Hartfield noted that numerous states around the country have set earlier dates to end school masking requirements and give local control back.
“The 31st is some arbitrary date that is later than every other state, and that’s not acceptable,” she said, accusing the Oregon Health Authority and Department of Education of “laying,” and making false promises, such as metrics.
“I don’t trust them anymore,” she said, noting the board has repeatedly pressed the state, but pulled back on a resolution last year to reopen schools. “We have waited, we have been patient,” she said. “Kids are being kicked out of schools. I never want to see that again. Our kids are very far behind because of the shutdowns. We don’t need seven weeks to prepare for this.”
Cline advised that while the state is crafting new guidelines, “creating a plan underneath the resolution creates a set of guidelines and a set of requirements that quite simply don’t exist under the existing plan, so I don’t know how to do that.”
Goodrich said health officials said the guidelines have saved lives. And that began a vocal exchange.
“We can sit here and argue all these numbers and come up with facts and science from both sides of the camp. At the end of the day is this good for our kids?

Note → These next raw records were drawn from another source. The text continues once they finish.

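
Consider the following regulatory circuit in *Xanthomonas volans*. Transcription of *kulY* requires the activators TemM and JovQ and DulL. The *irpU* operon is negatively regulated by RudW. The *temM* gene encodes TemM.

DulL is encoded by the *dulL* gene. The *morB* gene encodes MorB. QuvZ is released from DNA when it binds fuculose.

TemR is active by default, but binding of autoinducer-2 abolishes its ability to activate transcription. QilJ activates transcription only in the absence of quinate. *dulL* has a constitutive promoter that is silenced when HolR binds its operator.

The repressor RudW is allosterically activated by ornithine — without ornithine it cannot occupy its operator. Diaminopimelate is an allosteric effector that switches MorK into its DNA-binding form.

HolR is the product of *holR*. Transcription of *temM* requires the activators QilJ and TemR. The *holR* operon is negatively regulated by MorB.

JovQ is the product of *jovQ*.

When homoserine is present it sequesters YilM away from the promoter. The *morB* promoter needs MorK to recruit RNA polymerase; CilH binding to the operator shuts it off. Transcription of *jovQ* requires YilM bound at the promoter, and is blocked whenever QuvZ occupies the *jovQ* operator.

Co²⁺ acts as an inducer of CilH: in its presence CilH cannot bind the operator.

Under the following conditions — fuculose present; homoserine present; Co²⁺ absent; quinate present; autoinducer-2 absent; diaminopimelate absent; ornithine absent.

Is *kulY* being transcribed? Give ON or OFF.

Quinate is present, so QilJ is inactive.
Autoinducer-2 is absent, so TemR is active.
Required activator QilJ is absent, so *temM* is not transcribed.
So TemM is not produced.
Fuculose is present, so QuvZ is inactive.
Homoserine is present, so YilM is inactive.
Required activator YilM is absent, so *jovQ* is not transcribed.
So JovQ is not produced.
Co²⁺ is absent, so CilH is active.
Diaminopimelate is absent, so MorK is inactive.
With repressor CilH bound, *morB* is not transcribed.
So MorB is not produced.
With no repressor bound, *holR* is transcribed.
So HolR is produced and active.
With repressor HolR bound, *dulL* is not transcribed.
So DulL is not produced.
Required activator TemM is absent, so *kulY* is not transcribed.

OFF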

And If you had kids in the school district right now, you’d be a lot more passionate about this.”
“I totally resent that,” Goodrich said, to which Hartman replied, “And that’s fine -- I resent the fact that you have consistently said to keep masking our kids. That bothers me.”
“Sorry not sorry,” Goodrich replied. “You know, I believe in the science of what experts tell us … Nobody here on this board is a health expert, and I choose to listen to the health experts.”
Summers said, “That’s the beauty of this policy, you have the right to do that … I respect the individual and the parent to direct that for their own children. … The fact that this position is seen as radical and lawless is insanity – it’s absolute insanity. And I refuse for it to be couched in this rebellious nature, when I am asking to be treated like an adult, and when I’m asking to be to be treated and have the right to actually direct the decisions of my child. … I‘m not trying to kill everybody. That’s the insane thing.”